Even before preliminary results halted both arms of the trial, the 1998 results of another study, the Heart and Estrogen/progestin Replacement Study (HERS), the first major trial with clinical disease outcomes, surprised everyone, write Stephen Hulley and Deborah Grady of the University of California, San Francisco, in an editorial in the same issue of JAMA. It found an increase in coronary heart disease during the first year and no overall cardiovascular benefit with longer follow-up when estrogen plus progestin treatment was compared with placebo in women with prior coronary disease.

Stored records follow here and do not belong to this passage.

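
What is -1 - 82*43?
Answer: -3527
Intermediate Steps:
-1 - 82*43 = -1 - 3526 = -3527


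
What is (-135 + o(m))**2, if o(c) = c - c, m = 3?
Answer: 18225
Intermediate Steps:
o(c) = 0
(-135 + o(m))**2 = (-135 + 0)**2 = (-135)**2 = 18225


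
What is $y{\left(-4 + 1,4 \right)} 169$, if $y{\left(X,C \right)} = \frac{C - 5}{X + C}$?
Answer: $-169$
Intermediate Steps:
$y{\left(X,C \right)} = \frac{-5 + C}{C + X}$
$y{\left(-4 + 1,4 \right)} 169 = \frac{-5 + 4}{4 + \left(-4 + 1\right)} 169 = \frac{1}{4 - 3} \left(-1\right) 169 = 1^{-1} \left(-1\right) 169 = 1 \left(-1\right) 169 = \left(-1\right) 169 = -169$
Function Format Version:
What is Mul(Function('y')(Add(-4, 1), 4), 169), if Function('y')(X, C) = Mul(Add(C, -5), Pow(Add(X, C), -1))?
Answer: -169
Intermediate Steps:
Function('y')(X, C) = Mul(Pow(Add(C, X), -1), Add(-5, C)) (Function('y')(X, C) = Mul(Add(-5, C), Pow(Add(C, X), -1)) = Mul(Pow(Add(C, X), -1), Add(-5, C)))
Mul(Function('y')(Add(-4, 1), 4), 169) = Mul(Mul(Pow(Add(4, Add(-4, 1)), -1), Add(-5, 4)), 169) = Mul(Mul(Pow(Add(4, -3), -1), -1), 169) = Mul(Mul(Pow(1, -1), -1), 169) = Mul(Mul(1, -1), 169) = Mul(-1, 169) = -169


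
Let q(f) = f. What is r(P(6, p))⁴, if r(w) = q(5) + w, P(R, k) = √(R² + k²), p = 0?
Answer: 14641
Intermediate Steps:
r(w) = 5 + w
r(P(6, p))⁴ = (5 + √(6² + 0²))⁴ = (5 + √(36 + 0))⁴ = (5 + √36)⁴ = (5 + 6)⁴ = 11⁴ = 14641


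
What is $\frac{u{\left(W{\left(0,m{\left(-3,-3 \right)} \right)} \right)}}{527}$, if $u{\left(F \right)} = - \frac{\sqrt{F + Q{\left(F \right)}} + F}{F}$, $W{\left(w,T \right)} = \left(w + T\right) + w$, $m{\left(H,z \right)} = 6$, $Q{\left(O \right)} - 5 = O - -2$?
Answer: $- \frac{1}{527} - \frac{\sqrt{19}}{3162} \approx -0.0032761$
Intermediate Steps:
$Q{\left(O \right)} = 7 + O$ ($Q{\left(O \right)} = 5 + \left(O - -2\right) = 5 + \left(O + 2\right) = 5 + \left(2 + O\right) = 7 + O$)
$W{\left(w,T \right)} = T + 2 w$ ($W{\left(w,T \right)} = \left(T + w\right) + w = T + 2 w$)
$u{\left(F \right)} = - \frac{F + \sqrt{7 + 2 F}}{F}$ ($u{\left(F \right)} = - \frac{\sqrt{F + \left(7 + F\right)} + F}{F} = - \frac{\sqrt{7 + 2 F} + F}{F} = - \frac{F + \sqrt{7 + 2 F}}{F}$)
$\frac{u{\left(W{\left(0,m{\left(-3,-3 \right)} \right)} \right)}}{527} = \frac{\frac{1}{6 + 2 \cdot 0} \left(- (6 + 2 \cdot 0) - \sqrt{7 + 2 \left(6 + 2 \cdot 0\right)}\right)}{527} = \frac{- (6 + 0) - \sqrt{7 + 2 \left(6 + 0\right)}}{6 + 0} \cdot \frac{1}{527} = \frac{\left(-1\right) 6 - \sqrt{7 + 2 \cdot 6}}{6} \cdot \frac{1}{527} = \frac{-6 - \sqrt{7 + 12}}{6} \cdot \frac{1}{527} = \frac{-6 - \sqrt{19}}{6} \cdot \frac{1}{527} = \left(-1 - \frac{\sqrt{19}}{6}\right) \frac{1}{527} = - \frac{1}{527} - \frac{\sqrt{19}}{3162}$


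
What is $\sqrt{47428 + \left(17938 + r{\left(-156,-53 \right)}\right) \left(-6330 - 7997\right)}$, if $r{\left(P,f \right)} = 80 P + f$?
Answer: $i \sqrt{77390007} \approx 8797.2 i$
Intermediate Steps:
$r{\left(P,f \right)} = f + 80 P$
$\sqrt{47428 + \left(17938 + r{\left(-156,-53 \right)}\right) \left(-6330 - 7997\right)} = \sqrt{47428 + \left(17938 + \left(-53 + 80 \left(-156\right)\right)\right) \left(-6330 - 7997\right)} = \sqrt{47428 + \left(17938 - 12533\right) \left(-14327\right)} = \sqrt{47428 + 5405 \left(-14327\right)} = \sqrt{47428 - 77437435} = \sqrt{-77390007} = i \sqrt{77390007}$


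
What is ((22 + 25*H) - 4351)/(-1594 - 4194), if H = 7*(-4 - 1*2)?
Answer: 5379/5788 ≈ 0.92934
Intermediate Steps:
H = -42 (H = 7*(-4 - 2) = 7*(-6) = -42)
((22 + 25*H) - 4351)/(-1594 - 4194) = ((22 + 25*(-42)) - 4351)/(-1594 - 4194) = ((22 - 1050) - 4351)/(-5788) = (-1028 - 4351)*(-1/5788) = -5379*(-1/5788) = 5379/5788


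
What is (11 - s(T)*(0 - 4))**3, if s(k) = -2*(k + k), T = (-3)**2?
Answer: -2352637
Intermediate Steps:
T = 9
s(k) = -4*k
(11 - s(T)*(0 - 4))**3 = (11 - (-4*9)*(0 - 4))**3 = (11 - (-36)*(-4))**3 = (11 - 1*144)**3 = (11 - 144)**3 = (-133)**3 = -2352637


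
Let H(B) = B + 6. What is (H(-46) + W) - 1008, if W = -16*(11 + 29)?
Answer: -1688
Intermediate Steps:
H(B) = 6 + B
W = -640 (W = -16*40 = -640)
(H(-46) + W) - 1008 = ((6 - 46) - 640) - 1008 = (-40 - 640) - 1008 = -680 - 1008 = -1688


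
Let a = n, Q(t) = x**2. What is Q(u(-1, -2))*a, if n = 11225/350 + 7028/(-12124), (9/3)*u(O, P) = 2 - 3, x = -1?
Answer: 190903/6062 ≈ 31.492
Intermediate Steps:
u(O, P) = -1/3 (u(O, P) = (2 - 3)/3 = (1/3)*(-1) = -1/3)
Q(t) = 1 (Q(t) = (-1)**2 = 1)
n = 190903/6062 (n = 11225*(1/350) + 7028*(-1/12124) = 449/14 - 251/433 = 190903/6062 ≈ 31.492)
a = 190903/6062 ≈ 31.492
Q(u(-1, -2))*a = 1*(190903/6062) = 190903/6062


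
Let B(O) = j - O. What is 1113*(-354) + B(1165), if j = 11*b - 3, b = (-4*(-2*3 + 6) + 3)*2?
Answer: -395104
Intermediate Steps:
b = 6 (b = (-4*(-6 + 6) + 3)*2 = (-4*0 + 3)*2 = (0 + 3)*2 = 3*2 = 6)
j = 63 (j = 11*6 - 3 = 66 - 3 = 63)
B(O) = 63 - O
1113*(-354) + B(1165) = 1113*(-354) + (63 - 1*1165) = -394002 + (63 - 1165) = -394002 - 1102 = -395104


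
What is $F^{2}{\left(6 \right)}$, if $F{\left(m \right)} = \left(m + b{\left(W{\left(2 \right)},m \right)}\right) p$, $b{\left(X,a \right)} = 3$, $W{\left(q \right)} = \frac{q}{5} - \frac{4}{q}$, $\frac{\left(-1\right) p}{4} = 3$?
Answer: $11664$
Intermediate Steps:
$p = -12$ ($p = \left(-4\right) 3 = -12$)
$W{\left(q \right)} = - \frac{4}{q} + \frac{q}{5}$ ($W{\left(q \right)} = q \frac{1}{5} - \frac{4}{q} = \frac{q}{5} - \frac{4}{q} = - \frac{4}{q} + \frac{q}{5}$)
$F{\left(m \right)} = -36 - 12 m$ ($F{\left(m \right)} = \left(m + 3\right) \left(-12\right) = \left(3 + m\right) \left(-12\right) = -36 - 12 m$)
$F^{2}{\left(6 \right)} = \left(-36 - 72\right)^{2} = \left(-108\right)^{2} = 11664$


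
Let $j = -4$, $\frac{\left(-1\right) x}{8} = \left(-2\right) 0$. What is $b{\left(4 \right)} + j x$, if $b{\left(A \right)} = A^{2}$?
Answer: $16$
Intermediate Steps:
$x = 0$ ($x = - 8 \left(\left(-2\right) 0\right) = \left(-8\right) 0 = 0$)
$b{\left(4 \right)} + j x = 4^{2} - 0 = 16 + 0 = 16$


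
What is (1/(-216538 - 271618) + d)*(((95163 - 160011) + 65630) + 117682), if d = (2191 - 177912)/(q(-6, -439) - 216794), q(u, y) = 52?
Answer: 1270216079613072/13225488469 ≈ 96043.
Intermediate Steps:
d = 175721/216742 (d = (2191 - 177912)/(52 - 216794) = -175721/(-216742) = -175721*(-1/216742) = 175721/216742 ≈ 0.81074)
(1/(-216538 - 271618) + d)*(((95163 - 160011) + 65630) + 117682) = (1/(-216538 - 271618) + 175721/216742)*(((95163 - 160011) + 65630) + 117682) = (1/(-488156) + 175721/216742)*((-64848 + 65630) + 117682) = (-1/488156 + 175721/216742)*(782 + 117682) = (42889521867/52901953876)*118464 = 1270216079613072/13225488469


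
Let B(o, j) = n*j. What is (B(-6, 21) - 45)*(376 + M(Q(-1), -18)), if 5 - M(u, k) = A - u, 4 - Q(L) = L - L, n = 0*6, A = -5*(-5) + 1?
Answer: -16155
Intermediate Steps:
A = 26 (A = 25 + 1 = 26)
n = 0
Q(L) = 4 (Q(L) = 4 - (L - L) = 4 - 1*0 = 4 + 0 = 4)
M(u, k) = -21 + u (M(u, k) = 5 - (26 - u) = 5 + (-26 + u) = -21 + u)
B(o, j) = 0 (B(o, j) = 0*j = 0)
(B(-6, 21) - 45)*(376 + M(Q(-1), -18)) = (0 - 45)*(376 + (-21 + 4)) = -45*(376 - 17) = -45*359 = -16155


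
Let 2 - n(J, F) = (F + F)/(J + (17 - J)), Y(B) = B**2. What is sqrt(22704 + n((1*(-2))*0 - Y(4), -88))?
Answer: sqrt(6565026)/17 ≈ 150.72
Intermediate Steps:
n(J, F) = 2 - 2*F/17 (n(J, F) = 2 - (F + F)/(J + (17 - J)) = 2 - 2*F/17)
sqrt(22704 + n((1*(-2))*0 - Y(4), -88)) = sqrt(22704 + (2 - 2/17*(-88))) = sqrt(22704 + (2 + 176/17)) = sqrt(22704 + 210/17) = sqrt(386178/17) = sqrt(6565026)/17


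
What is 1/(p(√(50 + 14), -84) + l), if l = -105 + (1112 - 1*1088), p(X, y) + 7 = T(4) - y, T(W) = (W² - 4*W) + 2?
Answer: -½ ≈ -0.50000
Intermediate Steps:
T(W) = 2 + W² - 4*W
p(X, y) = -5 - y (p(X, y) = -7 + ((2 + 4² - 4*4) - y) = -7 + ((2 + 16 - 16) - y) = -7 + (2 - y) = -5 - y)
l = -81 (l = -105 + (1112 - 1088) = -105 + 24 = -81)
1/(p(√(50 + 14), -84) + l) = 1/((-5 - 1*(-84)) - 81) = 1/((-5 + 84) - 81) = 1/(79 - 81) = 1/(-2) = -½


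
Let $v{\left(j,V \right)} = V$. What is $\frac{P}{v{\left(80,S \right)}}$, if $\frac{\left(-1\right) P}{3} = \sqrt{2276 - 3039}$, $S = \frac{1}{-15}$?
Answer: $45 i \sqrt{763} \approx 1243.0 i$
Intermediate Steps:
$S = - \frac{1}{15} \approx -0.066667$
$P = - 3 i \sqrt{763}$ ($P = - 3 \sqrt{2276 - 3039} = - 3 \sqrt{-763} = - 3 i \sqrt{763} \approx - 82.867 i$)
$\frac{P}{v{\left(80,S \right)}} = \frac{\left(-3\right) i \sqrt{763}}{- \frac{1}{15}} = - 3 i \sqrt{763} \left(-15\right) = 45 i \sqrt{763}$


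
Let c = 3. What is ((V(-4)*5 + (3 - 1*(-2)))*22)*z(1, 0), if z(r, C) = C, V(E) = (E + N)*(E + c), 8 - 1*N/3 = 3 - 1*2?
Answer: 0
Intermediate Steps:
N = 21 (N = 24 - 3*(3 - 1*2) = 24 - 3*(3 - 2) = 24 - 3*1 = 24 - 3 = 21)
V(E) = (3 + E)*(21 + E) (V(E) = (E + 21)*(E + 3) = (21 + E)*(3 + E) = (3 + E)*(21 + E))
((V(-4)*5 + (3 - 1*(-2)))*22)*z(1, 0) = (((63 + (-4)² + 24*(-4))*5 + (3 - 1*(-2)))*22)*0 = (((63 + 16 - 96)*5 + (3 + 2))*22)*0 = ((-17*5 + 5)*22)*0 = ((-85 + 5)*22)*0 = -80*22*0 = -1760*0 = 0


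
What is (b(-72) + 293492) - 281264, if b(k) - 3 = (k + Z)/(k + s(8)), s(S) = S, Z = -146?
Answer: 391501/32 ≈ 12234.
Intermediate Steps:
b(k) = 3 + (-146 + k)/(8 + k) (b(k) = 3 + (k - 146)/(k + 8) = 3 + (-146 + k)/(8 + k))
(b(-72) + 293492) - 281264 = (2*(-61 + 2*(-72))/(8 - 72) + 293492) - 281264 = (2*(-61 - 144)/(-64) + 293492) - 281264 = (2*(-1/64)*(-205) + 293492) - 281264 = (205/32 + 293492) - 281264 = 9391949/32 - 281264 = 391501/32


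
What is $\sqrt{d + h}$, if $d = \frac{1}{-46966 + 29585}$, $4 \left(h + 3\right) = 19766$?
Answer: $\frac{\sqrt{5967666756870}}{34762} \approx 70.274$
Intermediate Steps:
$h = \frac{9877}{2}$ ($h = -3 + \frac{1}{4} \cdot 19766 = -3 + \frac{9883}{2} = \frac{9877}{2} \approx 4938.5$)
$d = - \frac{1}{17381}$ ($d = \frac{1}{-17381} = - \frac{1}{17381} \approx -5.7534 \cdot 10^{-5}$)
$\sqrt{d + h} = \sqrt{- \frac{1}{17381} + \frac{9877}{2}} = \sqrt{\frac{171672135}{34762}} = \frac{\sqrt{5967666756870}}{34762}$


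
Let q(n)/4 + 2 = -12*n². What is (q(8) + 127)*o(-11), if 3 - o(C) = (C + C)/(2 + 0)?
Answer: -41342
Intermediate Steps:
o(C) = 3 - C (o(C) = 3 - (C + C)/(2 + 0) = 3 - 2*C/2 = 3 - C)
q(n) = -8 - 48*n² (q(n) = -8 + 4*(-12*n²) = -8 - 48*n²)
(q(8) + 127)*o(-11) = ((-8 - 48*8²) + 127)*(3 - 1*(-11)) = ((-8 - 48*64) + 127)*(3 + 11) = ((-8 - 3072) + 127)*14 = (-3080 + 127)*14 = -2953*14 = -41342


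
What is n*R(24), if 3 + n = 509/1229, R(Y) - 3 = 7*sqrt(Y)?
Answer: -9534/1229 - 44492*sqrt(6)/1229 ≈ -96.433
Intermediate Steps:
R(Y) = 3 + 7*sqrt(Y)
n = -3178/1229 (n = -3 + 509/1229 = -3178/1229 ≈ -2.5858)
n*R(24) = -3178*(3 + 7*sqrt(24))/1229 = -3178*(3 + 7*(2*sqrt(6)))/1229 = -3178*(3 + 14*sqrt(6))/1229 = -9534/1229 - 44492*sqrt(6)/1229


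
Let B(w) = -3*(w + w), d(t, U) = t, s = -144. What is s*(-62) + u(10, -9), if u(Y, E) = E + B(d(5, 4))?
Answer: 8889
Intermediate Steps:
B(w) = -6*w
u(Y, E) = -30 + E (u(Y, E) = E - 6*5 = E - 30 = -30 + E)
s*(-62) + u(10, -9) = -144*(-62) + (-30 - 9) = 8928 - 39 = 8889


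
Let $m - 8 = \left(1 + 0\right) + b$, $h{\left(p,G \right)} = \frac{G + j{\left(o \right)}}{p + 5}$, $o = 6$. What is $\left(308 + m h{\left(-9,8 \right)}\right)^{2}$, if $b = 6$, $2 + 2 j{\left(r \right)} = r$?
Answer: $\frac{292681}{4} \approx 73170.0$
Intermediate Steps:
$j{\left(r \right)} = -1 + \frac{r}{2}$
$h{\left(p,G \right)} = \frac{2 + G}{5 + p}$ ($h{\left(p,G \right)} = \frac{G + \left(-1 + \frac{1}{2} \cdot 6\right)}{p + 5} = \frac{G + \left(-1 + 3\right)}{5 + p} = \frac{G + 2}{5 + p} = \frac{2 + G}{5 + p}$)
$m = 15$ ($m = 8 + \left(\left(1 + 0\right) + 6\right) = 8 + \left(1 + 6\right) = 8 + 7 = 15$)
$\left(308 + m h{\left(-9,8 \right)}\right)^{2} = \left(308 + 15 \frac{2 + 8}{5 - 9}\right)^{2} = \left(308 + 15 \frac{1}{-4} \cdot 10\right)^{2} = \left(308 + 15 \left(\left(- \frac{1}{4}\right) 10\right)\right)^{2} = \left(308 + 15 \left(- \frac{5}{2}\right)\right)^{2} = \left(308 - \frac{75}{2}\right)^{2} = \left(\frac{541}{2}\right)^{2} = \frac{292681}{4}$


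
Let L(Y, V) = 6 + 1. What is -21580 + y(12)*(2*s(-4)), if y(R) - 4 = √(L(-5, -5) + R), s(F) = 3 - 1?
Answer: -21564 + 4*√19 ≈ -21547.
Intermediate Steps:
s(F) = 2
L(Y, V) = 7
y(R) = 4 + √(7 + R)
-21580 + y(12)*(2*s(-4)) = -21580 + (4 + √(7 + 12))*(2*2) = -21580 + (4 + √19)*4 = -21580 + (16 + 4*√19) = -21564 + 4*√19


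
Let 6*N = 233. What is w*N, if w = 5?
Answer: 1165/6 ≈ 194.17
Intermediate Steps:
N = 233/6 (N = (⅙)*233 = 233/6 ≈ 38.833)
w*N = 5*(233/6) = 1165/6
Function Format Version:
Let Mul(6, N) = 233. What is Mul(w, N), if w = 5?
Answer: Rational(1165, 6) ≈ 194.17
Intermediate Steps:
N = Rational(233, 6) (N = Mul(Rational(1, 6), 233) = Rational(233, 6) ≈ 38.833)
Mul(w, N) = Mul(5, Rational(233, 6)) = Rational(1165, 6)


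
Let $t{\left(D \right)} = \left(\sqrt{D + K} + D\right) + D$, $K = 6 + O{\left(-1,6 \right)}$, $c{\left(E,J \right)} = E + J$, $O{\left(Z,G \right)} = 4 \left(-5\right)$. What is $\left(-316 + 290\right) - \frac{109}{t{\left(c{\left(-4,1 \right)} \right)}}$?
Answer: $- \frac{724}{53} + \frac{109 i \sqrt{17}}{53} \approx -13.66 + 8.4796 i$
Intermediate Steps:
$O{\left(Z,G \right)} = -20$
$K = -14$ ($K = 6 - 20 = -14$)
$t{\left(D \right)} = \sqrt{-14 + D} + 2 D$ ($t{\left(D \right)} = \left(\sqrt{D - 14} + D\right) + D = \left(\sqrt{-14 + D} + D\right) + D = \left(D + \sqrt{-14 + D}\right) + D = \sqrt{-14 + D} + 2 D$)
$\left(-316 + 290\right) - \frac{109}{t{\left(c{\left(-4,1 \right)} \right)}} = \left(-316 + 290\right) - \frac{109}{\sqrt{-14 + \left(-4 + 1\right)} + 2 \left(-4 + 1\right)} = -26 - \frac{109}{\sqrt{-14 - 3} + 2 \left(-3\right)} = -26 - \frac{109}{\sqrt{-17} - 6} = -26 - \frac{109}{i \sqrt{17} - 6} = -26 - \frac{109}{-6 + i \sqrt{17}}$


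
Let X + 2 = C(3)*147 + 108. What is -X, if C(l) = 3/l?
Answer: -253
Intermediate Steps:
X = 253 (X = -2 + ((3/3)*147 + 108) = -2 + ((3*(⅓))*147 + 108) = -2 + (1*147 + 108) = -2 + (147 + 108) = -2 + 255 = 253)
-X = -1*253 = -253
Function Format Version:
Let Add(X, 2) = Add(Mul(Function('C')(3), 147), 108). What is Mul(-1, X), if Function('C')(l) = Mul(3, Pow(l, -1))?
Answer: -253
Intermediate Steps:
X = 253 (X = Add(-2, Add(Mul(Mul(3, Pow(3, -1)), 147), 108)) = Add(-2, Add(Mul(Mul(3, Rational(1, 3)), 147), 108)) = Add(-2, Add(Mul(1, 147), 108)) = Add(-2, Add(147, 108)) = Add(-2, 255) = 253)
Mul(-1, X) = Mul(-1, 253) = -253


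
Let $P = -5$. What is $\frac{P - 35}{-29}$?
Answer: $\frac{40}{29} \approx 1.3793$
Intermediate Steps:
$\frac{P - 35}{-29} = \frac{-5 - 35}{-29} = \left(-40\right) \left(- \frac{1}{29}\right) = \frac{40}{29}$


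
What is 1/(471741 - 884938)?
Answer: -1/413197 ≈ -2.4202e-6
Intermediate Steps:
1/(471741 - 884938) = 1/(-413197) = -1/413197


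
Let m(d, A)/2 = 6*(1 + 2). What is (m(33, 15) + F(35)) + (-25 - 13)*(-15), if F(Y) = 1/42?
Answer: 25453/42 ≈ 606.02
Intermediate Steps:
F(Y) = 1/42
m(d, A) = 36 (m(d, A) = 2*(6*(1 + 2)) = 2*(6*3) = 2*18 = 36)
(m(33, 15) + F(35)) + (-25 - 13)*(-15) = (36 + 1/42) + (-25 - 13)*(-15) = 1513/42 - 38*(-15) = 1513/42 + 570 = 25453/42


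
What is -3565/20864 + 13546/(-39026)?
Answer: -16221209/31316864 ≈ -0.51797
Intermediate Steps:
-3565/20864 + 13546/(-39026) = -3565*1/20864 + 13546*(-1/39026) = -3565/20864 - 521/1501 = -16221209/31316864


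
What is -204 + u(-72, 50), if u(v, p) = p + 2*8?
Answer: -138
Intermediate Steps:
u(v, p) = 16 + p (u(v, p) = p + 16 = 16 + p)
-204 + u(-72, 50) = -204 + (16 + 50) = -204 + 66 = -138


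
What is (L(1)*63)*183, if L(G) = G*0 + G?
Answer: 11529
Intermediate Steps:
L(G) = G (L(G) = 0 + G = G)
(L(1)*63)*183 = (1*63)*183 = 63*183 = 11529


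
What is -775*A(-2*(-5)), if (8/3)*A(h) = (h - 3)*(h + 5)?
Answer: -244125/8 ≈ -30516.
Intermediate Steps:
A(h) = 3*(-3 + h)*(5 + h)/8 (A(h) = 3*((h - 3)*(h + 5))/8 = 3*((-3 + h)*(5 + h))/8 = 3*(-3 + h)*(5 + h)/8)
-775*A(-2*(-5)) = -775*(-45/8 + 3*(-2*(-5))/4 + 3*(-2*(-5))²/8) = -775*(-45/8 + (¾)*10 + (3/8)*10²) = -775*(-45/8 + 15/2 + (3/8)*100) = -775*(-45/8 + 15/2 + 75/2) = -775*315/8 = -244125/8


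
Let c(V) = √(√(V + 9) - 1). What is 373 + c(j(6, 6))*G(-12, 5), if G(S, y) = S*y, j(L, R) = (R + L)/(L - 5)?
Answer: 373 - 60*√(-1 + √21) ≈ 259.43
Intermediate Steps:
j(L, R) = (L + R)/(-5 + L)
c(V) = √(-1 + √(9 + V)) (c(V) = √(√(9 + V) - 1) = √(-1 + √(9 + V)))
373 + c(j(6, 6))*G(-12, 5) = 373 + √(-1 + √(9 + (6 + 6)/(-5 + 6)))*(-12*5) = 373 + √(-1 + √(9 + 12/1))*(-60) = 373 + √(-1 + √(9 + 1*12))*(-60) = 373 + √(-1 + √(9 + 12))*(-60) = 373 + √(-1 + √21)*(-60) = 373 - 60*√(-1 + √21)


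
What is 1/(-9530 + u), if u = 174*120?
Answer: 1/11350 ≈ 8.8106e-5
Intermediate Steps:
u = 20880
1/(-9530 + u) = 1/(-9530 + 20880) = 1/11350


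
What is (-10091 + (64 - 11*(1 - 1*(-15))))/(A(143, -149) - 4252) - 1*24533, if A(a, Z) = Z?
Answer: -35986510/1467 ≈ -24531.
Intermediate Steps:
(-10091 + (64 - 11*(1 - 1*(-15))))/(A(143, -149) - 4252) - 1*24533 = (-10091 + (64 - 11*(1 - 1*(-15))))/(-149 - 4252) - 1*24533 = (-10091 + (64 - 11*(1 + 15)))/(-4401) - 24533 = (-10091 + (64 - 11*16))*(-1/4401) - 24533 = (-10091 + (64 - 176))*(-1/4401) - 24533 = (-10091 - 112)*(-1/4401) - 24533 = -10203*(-1/4401) - 24533 = 3401/1467 - 24533 = -35986510/1467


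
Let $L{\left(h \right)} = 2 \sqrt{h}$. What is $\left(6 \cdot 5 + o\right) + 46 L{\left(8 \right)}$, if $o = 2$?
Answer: $32 + 184 \sqrt{2} \approx 292.22$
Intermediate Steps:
$\left(6 \cdot 5 + o\right) + 46 L{\left(8 \right)} = \left(6 \cdot 5 + 2\right) + 46 \cdot 2 \sqrt{8} = \left(30 + 2\right) + 46 \cdot 2 \cdot 2 \sqrt{2} = 32 + 46 \cdot 4 \sqrt{2} = 32 + 184 \sqrt{2}$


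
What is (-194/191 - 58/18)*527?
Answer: -3839195/1719 ≈ -2233.4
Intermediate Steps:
(-194/191 - 58/18)*527 = (-194*1/191 - 58*1/18)*527 = (-194/191 - 29/9)*527 = -7285/1719*527 = -3839195/1719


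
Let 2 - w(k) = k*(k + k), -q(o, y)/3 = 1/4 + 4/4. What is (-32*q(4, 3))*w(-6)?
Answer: -8400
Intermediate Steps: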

The lower heart disease risk in the youngest cohort of the latest estrogen-only trial, however, may provide a clue to the apparent cardiovascular protection reported previously, Manson said. More than 80 percent of the women in the Nurses' Health Study who used hormone therapy started within two years of menopause, usually in their early 50s.
"It's very clear that earlier views were oversimplified," Manson said. "It appears that the age at which women start hormone therapy may be a key factor."
To follow up on these unanswered questions, Manson is heading one of eight study centers in a new five-year, privately funded randomized, controlled, double-blind trial of 720 women to figure out the risks and benefits of early estrogen therapy delivered either through skin patches or by pill and with a low dose of vaginal progesterone gel. The study, funded by the Kronos Longevity Research Institute, will use several noninvasive imaging techniques to measure atherosclerosis, the major cause of heart attacks.